Late last month, a number of the major players involved in HDTV agreed to work together to develop a standardized system. The Federal Communications Commission will have to agree on a standard. If that occurs by late 1994, as expected, then actual production of a new range of electronic applications for broadcasting - from studio equipment to television sets - could be under way by the late 1990s. At stake for American industry is eventually hundreds of millions of dollars, experts such as Webster say. T he groups that have agreed to work together include AT&T, David Sarnoff Research Center, General Instruments Corporation, Zenith Electronics, Massachusetts Institute of Technology, Philips Electronics of the Netherlands, and Thomson Electronics of France. In addition, scores of small- to medium-sized US companies, including cable television companies, would be affected by a common standard agreement.

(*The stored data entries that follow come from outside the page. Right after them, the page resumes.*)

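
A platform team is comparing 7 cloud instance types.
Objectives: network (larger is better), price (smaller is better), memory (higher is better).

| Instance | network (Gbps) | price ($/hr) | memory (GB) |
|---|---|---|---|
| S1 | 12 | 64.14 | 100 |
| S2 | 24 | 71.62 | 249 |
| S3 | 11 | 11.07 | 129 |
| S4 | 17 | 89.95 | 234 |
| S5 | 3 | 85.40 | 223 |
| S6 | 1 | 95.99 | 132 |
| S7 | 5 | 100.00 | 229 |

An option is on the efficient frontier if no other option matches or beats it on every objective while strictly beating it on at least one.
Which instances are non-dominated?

S1, S2, S3

S1: not dominated.
S2: not dominated (best network).
S3: not dominated (best price).
S4: dominated by S2 (network 24≥17, price 71.62≤89.95, memory 249≥234).
S5: dominated by S2 (network 24≥3, price 71.62≤85.40, memory 249≥223).
S6: dominated by S2 (network 24≥1, price 71.62≤95.99, memory 249≥132).
S7: dominated by S2 (network 24≥5, price 71.62≤100.00, memory 249≥229).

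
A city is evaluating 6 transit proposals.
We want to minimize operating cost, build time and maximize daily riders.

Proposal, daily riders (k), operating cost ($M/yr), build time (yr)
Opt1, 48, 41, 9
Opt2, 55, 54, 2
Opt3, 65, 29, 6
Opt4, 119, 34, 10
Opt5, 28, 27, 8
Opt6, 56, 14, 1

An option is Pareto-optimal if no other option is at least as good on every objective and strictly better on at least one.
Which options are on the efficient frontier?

Opt1: dominated by Opt3 (daily riders 65≥48, operating cost 29≤41, build time 6≤9).
Opt2: dominated by Opt6 (daily riders 56≥55, operating cost 14≤54, build time 1≤2).
Opt3: not dominated.
Opt4: not dominated (best daily riders).
Opt5: dominated by Opt6 (daily riders 56≥28, operating cost 14≤27, build time 1≤8).
Opt6: not dominated (best operating cost).

Opt3, Opt4, Opt6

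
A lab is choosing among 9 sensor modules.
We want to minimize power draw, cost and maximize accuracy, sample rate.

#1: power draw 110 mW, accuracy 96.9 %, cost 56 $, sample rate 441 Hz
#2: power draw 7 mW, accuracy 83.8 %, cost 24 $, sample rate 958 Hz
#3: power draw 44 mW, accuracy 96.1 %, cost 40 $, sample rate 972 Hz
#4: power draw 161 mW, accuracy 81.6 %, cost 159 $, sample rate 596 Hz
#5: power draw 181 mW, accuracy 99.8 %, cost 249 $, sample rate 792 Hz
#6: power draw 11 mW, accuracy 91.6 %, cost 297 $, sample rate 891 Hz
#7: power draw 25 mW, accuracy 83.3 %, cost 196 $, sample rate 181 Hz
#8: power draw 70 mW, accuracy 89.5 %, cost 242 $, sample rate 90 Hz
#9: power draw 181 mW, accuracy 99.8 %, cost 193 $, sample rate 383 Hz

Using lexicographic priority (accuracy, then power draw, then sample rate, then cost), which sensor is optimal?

#5

First maximize accuracy: best is 99.8, kept {#5, #9}.
Then minimize power draw: best is 181, kept {#5, #9}.
Then maximize sample rate: best is 792, kept {#5}.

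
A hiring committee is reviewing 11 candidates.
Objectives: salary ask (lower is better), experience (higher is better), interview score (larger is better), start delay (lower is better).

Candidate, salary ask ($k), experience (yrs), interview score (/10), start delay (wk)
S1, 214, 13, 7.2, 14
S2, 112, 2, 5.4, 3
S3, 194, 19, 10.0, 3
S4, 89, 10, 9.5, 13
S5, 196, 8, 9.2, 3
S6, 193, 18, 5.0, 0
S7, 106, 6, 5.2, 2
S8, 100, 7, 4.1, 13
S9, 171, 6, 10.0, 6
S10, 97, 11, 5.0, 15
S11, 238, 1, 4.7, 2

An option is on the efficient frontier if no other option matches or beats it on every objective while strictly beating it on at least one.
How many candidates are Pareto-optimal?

S1: dominated by S3 (salary ask 194≤214, experience 19≥13, interview score 10.0≥7.2, start delay 3≤14).
S2: not dominated.
S3: not dominated (best experience).
S4: not dominated (best salary ask).
S5: dominated by S3 (salary ask 194≤196, experience 19≥8, interview score 10.0≥9.2, start delay 3≤3).
S6: not dominated (best start delay).
S7: not dominated.
S8: dominated by S4 (salary ask 89≤100, experience 10≥7, interview score 9.5≥4.1, start delay 13≤13).
S9: not dominated.
S10: not dominated.
S11: dominated by S6 (salary ask 193≤238, experience 18≥1, interview score 5.0≥4.7, start delay 0≤2).
Pareto-optimal: S2, S3, S4, S6, S7, S9, S10 → 7.

7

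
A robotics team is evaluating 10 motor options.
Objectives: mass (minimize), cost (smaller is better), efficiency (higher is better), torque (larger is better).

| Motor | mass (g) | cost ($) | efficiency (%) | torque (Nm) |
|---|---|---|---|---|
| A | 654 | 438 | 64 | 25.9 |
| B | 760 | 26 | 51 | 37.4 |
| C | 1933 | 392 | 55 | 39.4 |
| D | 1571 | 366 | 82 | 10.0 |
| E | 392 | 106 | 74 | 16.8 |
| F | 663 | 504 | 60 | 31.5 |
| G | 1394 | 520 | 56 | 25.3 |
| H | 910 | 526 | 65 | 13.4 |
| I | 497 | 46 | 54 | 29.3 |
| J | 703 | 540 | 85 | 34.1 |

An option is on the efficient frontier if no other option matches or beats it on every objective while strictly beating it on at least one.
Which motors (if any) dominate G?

A, F

A: mass 654≤1394, cost 438≤520, efficiency 64≥56, torque 25.9≥25.3 — dominates G.
F: mass 663≤1394, cost 504≤520, efficiency 60≥56, torque 31.5≥25.3 — dominates G.
Others (B, C, D, E, H, I, J) are each worse than G on at least one objective.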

SOME national broadcasting groups that would be affected immediately by a move toward HDTV are not yet embracing the new partnership. The National Association of Broadcasters, for example, calls the new agreement "vague on technical details that are vital to broadcasters." Proponents insist HDTV will revolutionize broadcasting by providing sharper pictures than are possible under existing technologies. They say the clarity will be as sharp as that seen on movie screens.
US, European, and Japanese firms all have been racing to get out front on HDTV. But the countries' approaches have been quite distinct. Japanese (and some European) companies have been leaning toward using an analog delivery system; US companies favor a digital system. Manufacturers would require a standardized system to justify the high costs involved in any new HDTV production process.

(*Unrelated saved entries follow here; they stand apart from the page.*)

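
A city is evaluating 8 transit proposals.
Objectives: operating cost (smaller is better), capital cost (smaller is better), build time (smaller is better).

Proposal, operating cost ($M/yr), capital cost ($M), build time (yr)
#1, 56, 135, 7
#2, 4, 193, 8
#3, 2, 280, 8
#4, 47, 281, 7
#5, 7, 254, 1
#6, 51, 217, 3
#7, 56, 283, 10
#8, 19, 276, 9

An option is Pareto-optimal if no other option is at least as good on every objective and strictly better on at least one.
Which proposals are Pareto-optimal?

#1, #2, #3, #5, #6

#1: not dominated (best capital cost).
#2: not dominated.
#3: not dominated (best operating cost).
#4: dominated by #5 (operating cost 7≤47, capital cost 254≤281, build time 1≤7).
#5: not dominated (best build time).
#6: not dominated.
#7: dominated by #1 (operating cost 56≤56, capital cost 135≤283, build time 7≤10).
#8: dominated by #2 (operating cost 4≤19, capital cost 193≤276, build time 8≤9).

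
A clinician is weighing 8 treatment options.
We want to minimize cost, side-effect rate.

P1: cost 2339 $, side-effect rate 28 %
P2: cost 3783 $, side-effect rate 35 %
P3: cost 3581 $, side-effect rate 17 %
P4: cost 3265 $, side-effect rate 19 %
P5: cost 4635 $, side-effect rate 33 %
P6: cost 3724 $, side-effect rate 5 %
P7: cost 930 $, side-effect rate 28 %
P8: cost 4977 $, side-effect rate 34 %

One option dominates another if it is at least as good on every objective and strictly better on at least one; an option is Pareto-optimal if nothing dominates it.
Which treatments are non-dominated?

P3, P4, P6, P7

P1: dominated by P7 (cost 930≤2339, side-effect rate 28≤28).
P2: dominated by P1 (cost 2339≤3783, side-effect rate 28≤35).
P3: not dominated.
P4: not dominated.
P5: dominated by P1 (cost 2339≤4635, side-effect rate 28≤33).
P6: not dominated (best side-effect rate).
P7: not dominated (best cost).
P8: dominated by P1 (cost 2339≤4977, side-effect rate 28≤34).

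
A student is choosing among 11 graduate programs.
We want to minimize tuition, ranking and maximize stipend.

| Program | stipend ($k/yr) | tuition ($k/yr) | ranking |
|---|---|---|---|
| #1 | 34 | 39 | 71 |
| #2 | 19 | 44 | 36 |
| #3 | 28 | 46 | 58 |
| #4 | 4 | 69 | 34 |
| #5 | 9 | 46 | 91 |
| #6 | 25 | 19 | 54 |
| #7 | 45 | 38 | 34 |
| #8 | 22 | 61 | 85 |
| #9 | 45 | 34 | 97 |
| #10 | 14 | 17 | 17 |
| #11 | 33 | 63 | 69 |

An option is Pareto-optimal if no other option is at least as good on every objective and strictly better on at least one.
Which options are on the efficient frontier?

#1: dominated by #7 (stipend 45≥34, tuition 38≤39, ranking 34≤71).
#2: dominated by #7 (stipend 45≥19, tuition 38≤44, ranking 34≤36).
#3: dominated by #7 (stipend 45≥28, tuition 38≤46, ranking 34≤58).
#4: dominated by #7 (stipend 45≥4, tuition 38≤69, ranking 34≤34).
#5: dominated by #1 (stipend 34≥9, tuition 39≤46, ranking 71≤91).
#6: not dominated.
#7: not dominated.
#8: dominated by #1 (stipend 34≥22, tuition 39≤61, ranking 71≤85).
#9: not dominated.
#10: not dominated (best tuition).
#11: dominated by #7 (stipend 45≥33, tuition 38≤63, ranking 34≤69).

#6, #7, #9, #10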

The new technology will change the way Americans receive and use television, Webster says. Conventional broadcasting stations and the big four TV networks (CBS, ABC, NBC, and Fox) also could be immediately affected, he says, since digital HDTV transmission would most likely be sent via cable systems rather than on open airwaves. Adding new technological equipment at local broadcast stations could cost the stations well over $1 million and possibly up to $15 million or more, experts say.
Cable companies would enjoy new clout under HDTV. Television manufacturers would also stand to make money; initially, HDTV could add between $1,000 and $2,000 to the cost of a new set, although the price is expected to drop significantly after the first year. Some experts say that up to 100,000 new jobs could be created in the US from HDTV technologies. HDTV proponents hope to have their new system in place by the Summer Olympic Games in Atlanta in 1996.
Still, some analysts say that there are far too many imponderables to determine which companies will be economic winners. "We just don't know" how the entire HDTV process will play out in terms of the system selected and the companies that will become major manufacturers of new applications, says John Reidy, an analyst with Smith Barney, Harris Upham & Company.